A couple years ago I joined a drawing group here in Portland, Maine called Artists Drawing Artists. Every Tuesday a group of us get together at a local studio and sit for each other for 12 minutes.
It’s a great way to practice getting the important features down without having the time to fret over details or make corrections.
This set of sketches was done back in February.
I love sketching live musicians. I can’t get too precious about a likeness because they are constantly moving, and usually I’m drawing in the dark.
When I sketch live musicians I try to concentrate more on composition and relationships between the band members.
These sketches were done during The Gravity Sessions, a visual, spoken word, and musical performance at the Apohadian Theater in Portland, Maine.
I love sketching faces in a crowd. Especially at events where large groups are mingling such as conferences and networking events. It’s great practice trying to capture a face in just a few fleeting moments while people are moving and talking and generally not staying still.

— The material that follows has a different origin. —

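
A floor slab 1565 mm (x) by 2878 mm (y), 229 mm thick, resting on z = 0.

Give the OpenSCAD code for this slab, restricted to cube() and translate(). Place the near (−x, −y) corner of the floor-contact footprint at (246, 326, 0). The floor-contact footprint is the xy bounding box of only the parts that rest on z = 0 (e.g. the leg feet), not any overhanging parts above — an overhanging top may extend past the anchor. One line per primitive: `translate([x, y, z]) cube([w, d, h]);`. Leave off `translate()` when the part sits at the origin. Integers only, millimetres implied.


translate([246, 326, 0]) cube([1565, 2878, 229]);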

This sketch is made up of faces at a Wedding Professionals conference in Portland, Maine in 2017. I was invited by the coordinator of the event because she saw me sketching faces at another conference and wanted me to do the same for hers.
Rob Elowitch, better known as Robbie Ellis, sat for a portrait group I am part of in Portland, Maine. Robbie couldn’t have been nicer and entertained us with stories during the breaks.
Rob Elowitch spent many years as the head of a prestigious art auction house but is better known by his wrestling name, Robbie Ellis. Rob was a professional wrestler who won several regional championships. He also gained national attention for wrestling well into his sixties. Sports Illustrated wrote a story about him and he was the subject of a documentary called Canvasman: The Robbie Ellis Story.
He was also a delight to draw and talk to.